Biz bu konuda daha önce de kan verme formunu araştırmıştık. Burada yapılması gereken yönlendirmenin korunmasız cinsel ilişki olması gerekmekte. Aynı konuda bize de şikayetler geldi. Bunun HIV ya da başka bir hastalığın bulaşma riskini arttırdığını düşünüyorum. Ayrımcılığı teşvik etmemek gerekir.

Murat Çekiç,
Bu davranışın ayrımcı olduğuna dair özellikle ABD'de çalışmalar yapılıyor. Ancak ABD'nin yetkili kurumu FDA bu konudaki yaklaşımını değiştirmeye yanaşmıyor. Aşağıdaki adreste NY Times'ta bununla ilgili güncel bir haber var.
http://www.nytimes.com/2007/05/24/washington/24blood.html?_r=3&oref=slogin

1983 yılında alınan karara göre HIV riskinden dolayı 1977 yılından sonra eşcinsel ilişki kurmuş bir erkeğin ömür boyu kan vermesi yasak.

Habere göre Amerikan Kızılhaç’ı Amerikan Kan Bankaları Birliği (AABB) ve Amerikan Kan Merkezleri hemcinsiyle cinsel ilişki kuran erkekler için sadece bir yıllık bir kısıtlama getirilmesini, bir yıl sonra kan bağışının kabul edilmesini önermiş ama FDA (Food and Drug Administration) reddetmiş.

Karara karşı çıkanlar, bunun hem ayrımcı bir uygulama olduğunu hem de giderek artan kan ihtiyacına yanıt verebilecek sağlıklı bağışçıların onunu kestiğini savunuyor.

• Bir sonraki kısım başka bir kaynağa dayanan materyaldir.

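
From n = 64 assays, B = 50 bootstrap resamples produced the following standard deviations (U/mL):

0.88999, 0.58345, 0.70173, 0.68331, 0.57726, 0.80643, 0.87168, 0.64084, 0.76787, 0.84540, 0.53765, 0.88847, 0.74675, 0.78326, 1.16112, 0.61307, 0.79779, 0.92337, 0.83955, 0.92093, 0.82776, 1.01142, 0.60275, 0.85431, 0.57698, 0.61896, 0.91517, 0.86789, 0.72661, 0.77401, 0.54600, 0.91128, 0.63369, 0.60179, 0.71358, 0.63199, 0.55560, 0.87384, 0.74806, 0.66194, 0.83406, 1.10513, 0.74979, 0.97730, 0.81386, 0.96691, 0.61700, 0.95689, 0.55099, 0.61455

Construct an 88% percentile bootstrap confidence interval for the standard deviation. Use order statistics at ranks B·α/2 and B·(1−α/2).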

Tayland'da ise (özellikle dini açıdan kan vermek önemli bir manevi olgu) sivil hareketlerden gelen baskı üzerine, Tayland Kızılhaç’ı bütün cinsel yönelimleri dahil edecek bir politika güdeceklerini açıklamış.
http://afp.google.com/article/ALeqM5iryUiYCXAyEoTYcqEvVtMJAcCwHQ

Rusya'daki insan hakları aktivistlerinin çalışmaları sonucu Rusya Sağlık Bakanlığı bu ayrımcı politikayı değiştirmiş.
http://www.ukgaynews.org.uk/Archive/08/May/2302.htm
 
Avustralya'da ise bir kan bağışçısının başvurusu üzerine Tazmanya İnsan Hakları Komisyonu eşcinsellerden gelen kan bağışını reddetmeye devam kararı vermiş.